Sat Jun 14 13:03:57 PDT 2008

Nick Sabalausky wrote:
> "Nick Sabalausky" <a at a.a> wrote in message 
> news:g314r3$m01$1 at digitalmars.com...
>> "janderson" <askme at me.com> wrote in message 
>> news:g311fe$fbl$1 at digitalmars.com...
>>> The main enhancement seems to be a vector class that can perform in 
>>> Parallel.  That was on Walters to-do list for a long time, although it 
>>> was taken out at some point.
>>>
>> Hmm, yea, sounds like something D2 could already implement just by using 
>> some inline assembly (with proper use of "version()", of course) inside of 
>> the map/reduce/etc functions that already exist in a couple libraries.
>>
> 
> Of course, couldn't the same thing be done in C++0x? (I dunno, it's been 
> awhile since I've been up-to-date on the world of C++) So why make a new 
> language out of it?
> 
> I just looked it up some more info.
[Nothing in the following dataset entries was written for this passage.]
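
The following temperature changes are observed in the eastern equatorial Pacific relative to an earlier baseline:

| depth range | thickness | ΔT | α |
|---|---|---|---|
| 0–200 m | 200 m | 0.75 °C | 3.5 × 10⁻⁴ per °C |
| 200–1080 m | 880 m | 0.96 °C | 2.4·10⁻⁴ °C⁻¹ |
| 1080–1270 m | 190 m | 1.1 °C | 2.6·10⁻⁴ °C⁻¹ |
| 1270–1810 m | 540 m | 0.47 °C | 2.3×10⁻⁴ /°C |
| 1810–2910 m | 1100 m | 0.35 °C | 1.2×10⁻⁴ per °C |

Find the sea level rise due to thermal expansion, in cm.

Δh ≈ 41.4 cm

0–200 m: 0.75 × 200 × 3.5×10⁻⁴ = 0.05250 m
200–1080 m: 880 × 0.96 × 2.4×10⁻⁴ = 0.202752 m
1080–1270 m: 190 × 1.1 × 2.6×10⁻⁴ = 0.05434 m
1270–1810 m: 540 × 0.47 × 2.3×10⁻⁴ = 0.058374 m
Layer 5: 1100 × 0.35 × 1.2×10⁻⁴ = 0.04620 m
Δh = 0.05250 + 0.202752 + 0.05434 + 0.058374 + 0.04620 = 0.414166 m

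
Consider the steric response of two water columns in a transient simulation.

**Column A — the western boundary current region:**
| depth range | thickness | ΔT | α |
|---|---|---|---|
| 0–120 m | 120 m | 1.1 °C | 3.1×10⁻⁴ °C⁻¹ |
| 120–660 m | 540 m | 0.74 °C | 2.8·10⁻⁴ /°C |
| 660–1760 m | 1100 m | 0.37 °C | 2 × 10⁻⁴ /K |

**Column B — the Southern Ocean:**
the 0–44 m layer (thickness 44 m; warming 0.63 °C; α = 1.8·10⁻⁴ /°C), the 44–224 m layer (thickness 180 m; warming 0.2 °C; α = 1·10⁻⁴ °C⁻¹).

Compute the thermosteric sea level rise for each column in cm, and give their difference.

A 0–120 m: 120 × 1.1 × 3.1×10⁻⁴ = 0.04092 m
A 120–660 m: 2.8×10⁻⁴ × 0.74 × 540 = 0.111888 m
A Layer 3: 2×10⁻⁴ × 0.37 × 1100 = 0.08140 m
A total: 0.234208 m
B Layer 1: 1.8×10⁻⁴ × 44 × 0.63 = 0.0049896 m
B Layer 2: 1×10⁻⁴ × 0.2 × 180 = 0.00360 m
B total: 0.0085896 m
Difference: 0.234208 − 0.0085896 = 0.2256184 m

Δh_A ≈ 23 cm, Δh_B ≈ 0.86 cm; difference ≈ 23 cm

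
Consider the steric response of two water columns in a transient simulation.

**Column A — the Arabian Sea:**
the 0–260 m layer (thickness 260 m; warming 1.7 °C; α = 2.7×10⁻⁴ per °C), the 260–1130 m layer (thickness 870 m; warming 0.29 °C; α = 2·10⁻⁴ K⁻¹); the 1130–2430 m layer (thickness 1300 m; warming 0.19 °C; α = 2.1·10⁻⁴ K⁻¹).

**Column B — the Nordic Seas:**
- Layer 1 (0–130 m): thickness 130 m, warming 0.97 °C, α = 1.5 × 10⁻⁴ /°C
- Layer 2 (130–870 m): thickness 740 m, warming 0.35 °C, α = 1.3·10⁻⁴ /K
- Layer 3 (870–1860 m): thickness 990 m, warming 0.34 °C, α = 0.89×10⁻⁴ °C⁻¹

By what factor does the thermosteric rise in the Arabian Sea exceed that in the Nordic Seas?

A Layer 1: 1.7 × 2.7×10⁻⁴ × 260 = 0.11934 m
A 2×10⁻⁴ × 0.29 × 870 = 0.05046 m
A 1130–2430 m: 1300 × 0.19 × 2.1×10⁻⁴ = 0.05187 m
A total: 0.22167 m
B 0–130 m: 130 × 1.5×10⁻⁴ × 0.97 = 0.018915 m
B 740 × 0.35 × 1.3×10⁻⁴ = 0.03367 m
B Layer 3: 990 × 0.34 × 0.89×10⁻⁴ = 0.0299574 m
B total: 0.0825424 m
Ratio: 0.22167 / 0.0825424 ≈ 2.686

a factor of 2.69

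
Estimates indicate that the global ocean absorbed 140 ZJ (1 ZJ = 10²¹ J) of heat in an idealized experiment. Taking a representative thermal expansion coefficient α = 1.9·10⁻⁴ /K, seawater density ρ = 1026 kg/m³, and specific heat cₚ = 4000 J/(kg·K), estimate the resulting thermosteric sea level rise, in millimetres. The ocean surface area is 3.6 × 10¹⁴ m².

Per unit area: Q = 140×10²¹ / (3.6×10¹⁴) ≈ 3.889×10⁸ J/m²
Δh = αQ/(ρcₚ) = 1.9×10⁻⁴ × 3.889×10⁸ / (1026 × 4000) ≈ 0.018005 m

about 18.0 mm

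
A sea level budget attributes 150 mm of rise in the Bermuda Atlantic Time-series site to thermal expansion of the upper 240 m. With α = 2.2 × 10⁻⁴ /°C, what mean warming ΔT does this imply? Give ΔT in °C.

ΔT ≈ 2.84 °C

ΔT = Δh/(αH) = 0.15 / (2.2×10⁻⁴ × 240) ≈ 2.841 °C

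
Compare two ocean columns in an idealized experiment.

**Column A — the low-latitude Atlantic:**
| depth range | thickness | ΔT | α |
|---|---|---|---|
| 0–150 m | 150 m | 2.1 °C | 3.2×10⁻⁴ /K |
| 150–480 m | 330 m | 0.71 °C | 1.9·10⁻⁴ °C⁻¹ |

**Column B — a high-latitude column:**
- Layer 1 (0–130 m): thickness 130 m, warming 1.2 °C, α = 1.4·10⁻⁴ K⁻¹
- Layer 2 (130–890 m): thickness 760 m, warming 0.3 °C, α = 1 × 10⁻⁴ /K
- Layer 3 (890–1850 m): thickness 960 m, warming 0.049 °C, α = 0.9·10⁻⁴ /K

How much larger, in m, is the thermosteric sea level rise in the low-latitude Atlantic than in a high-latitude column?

Δh_A − Δh_B ≈ 0.096 m

A 0–150 m: 3.2×10⁻⁴ × 2.1 × 150 = 0.10080 m
A Layer 2: 330 × 0.71 × 1.9×10⁻⁴ = 0.044517 m
A total: 0.145317 m
B Layer 1: 130 × 1.2 × 1.4×10⁻⁴ = 0.02184 m
B 130–890 m: 0.3 × 1×10⁻⁴ × 760 = 0.02280 m
B 890–1850 m: 0.049 × 960 × 0.9×10⁻⁴ = 0.0042336 m
B total: 0.0488736 m
Difference: 0.145317 − 0.0488736 = 0.0964434 m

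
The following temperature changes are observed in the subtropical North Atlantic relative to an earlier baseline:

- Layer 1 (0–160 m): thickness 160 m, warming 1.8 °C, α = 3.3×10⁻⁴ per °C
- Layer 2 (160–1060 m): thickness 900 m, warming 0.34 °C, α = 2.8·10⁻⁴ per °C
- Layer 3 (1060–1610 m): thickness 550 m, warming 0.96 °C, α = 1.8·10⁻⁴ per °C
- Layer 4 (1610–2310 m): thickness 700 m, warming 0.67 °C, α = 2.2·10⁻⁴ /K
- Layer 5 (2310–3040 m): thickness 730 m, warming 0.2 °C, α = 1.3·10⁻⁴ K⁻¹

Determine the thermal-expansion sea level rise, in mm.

Δh ≈ 398 mm

Layer 1: 160 × 1.8 × 3.3×10⁻⁴ = 0.09504 m
Layer 2: 2.8×10⁻⁴ × 0.34 × 900 = 0.08568 m
Layer 3: 0.96 × 550 × 1.8×10⁻⁴ = 0.09504 m
0.67 × 2.2×10⁻⁴ × 700 = 0.10318 m
1.3×10⁻⁴ × 0.2 × 730 = 0.01898 m
Δh = 0.09504 + 0.08568 + 0.09504 + 0.10318 + 0.01898 = 0.39792 m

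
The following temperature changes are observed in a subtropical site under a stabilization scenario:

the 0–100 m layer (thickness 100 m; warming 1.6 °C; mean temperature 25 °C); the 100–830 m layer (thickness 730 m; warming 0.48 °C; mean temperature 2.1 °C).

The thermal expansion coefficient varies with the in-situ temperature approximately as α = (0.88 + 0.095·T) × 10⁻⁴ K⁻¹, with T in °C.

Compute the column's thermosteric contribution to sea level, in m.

0.0899 m

Layer 1: α = (0.88 + 0.095×25)×10⁻⁴ = 3.255×10⁻⁴ K⁻¹
Layer 2: α = (0.88 + 0.095×2.1)×10⁻⁴ = 1.0795×10⁻⁴ K⁻¹
Layer 1: 3.255×10⁻⁴ × 100 × 1.6 = 0.05208 m
100–830 m: 730 × 0.48 × 1.0795×10⁻⁴ = 0.03782568 m
Δh = 0.05208 + 0.03782568 = 0.08990568 m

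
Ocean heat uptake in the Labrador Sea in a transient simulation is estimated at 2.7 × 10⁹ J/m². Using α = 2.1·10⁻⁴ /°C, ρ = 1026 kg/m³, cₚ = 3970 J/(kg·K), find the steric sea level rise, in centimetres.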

Looks like Ct is some sort of 
> dynamically-compiled language/VM (hmm, maybe/maybe not a VM) that's 
> callable/launchable through C++. The automatic adjustment of granularity 
> sounds interesting. Although still don't think it's anything that couldn't 
> be done in D (even if it meant writing a non-trivial new library).
> 
> From: http://techresearch.intel.com/articles/Tera-Scale/1514.htm
> "How does it work?
> In principal, Ct works with any standard C++ compiler because it is a 
> standards-compliant C++ library (with a lot of runtime behind the scenes). 
> When one initializes the Ct library, one loads a runtime that includes the 
> compiler, threading runtime, memory manager — essentially all the components 
> one needs for threaded and/or vectorized code generation. Ct code is 
> dynamically compiled, so the runtime tries to aggregate as many smaller 
> tasks or data parallel work quanta so that it can minimize threading 
> overhead and control the granularity according to run-time conditions. With 
> the Ct dynamic engine, one gets precise inter-procedural traces to compile, 
> which is extremely useful in the highly modularized and indirect world of 
> object-oriented programming."
> 
> 

Personally I'd like to simply do this:

float A[] = new float[100];
float B[] = new float[100];

A += B;
A *= B;

And have the compiler pick a good optimisation using SIMD, parallel 
processing / whatever.  It should be part of the standard or compiler, 
otherwise you can't say that D is any better then C++ in that regard.

I imagine there would be cases where the compiler could do better 
optimisation then a lib if it knew what these constructs means.

For instance, in its simplest form:

A = B - B; //Lib couldn't optimize this but D could

Note that something like this may be difficult for a user to optimize if 
it was spread across function boundaries, but D could as part of its 
inlining process.

Also SIMD and such offer mul and add operations that happen at the same 
time.  A compiler could easily pick these up automatically.  If it was 
in a lib the user would have to hand optimize each case which would make 
code harder to interpret.

ie in a lib user might go:

A.MulAdd(B, C)

If the compiler knew about this it could easily optimize:

A *= B;
A += B;

And something like:

A *= B;
A *= C;

Each line could be put in a separate thread.

The compiler would have to have some heretic which would decide what 
optimisation route to take.  It may even be able to hot-swap the code 
when the application begins.  Maybe eventually the heretic could be 
exposed to the programmer so they could optimize it and maybe eventually 
a reasonably optimal heretic would be created.

-Joel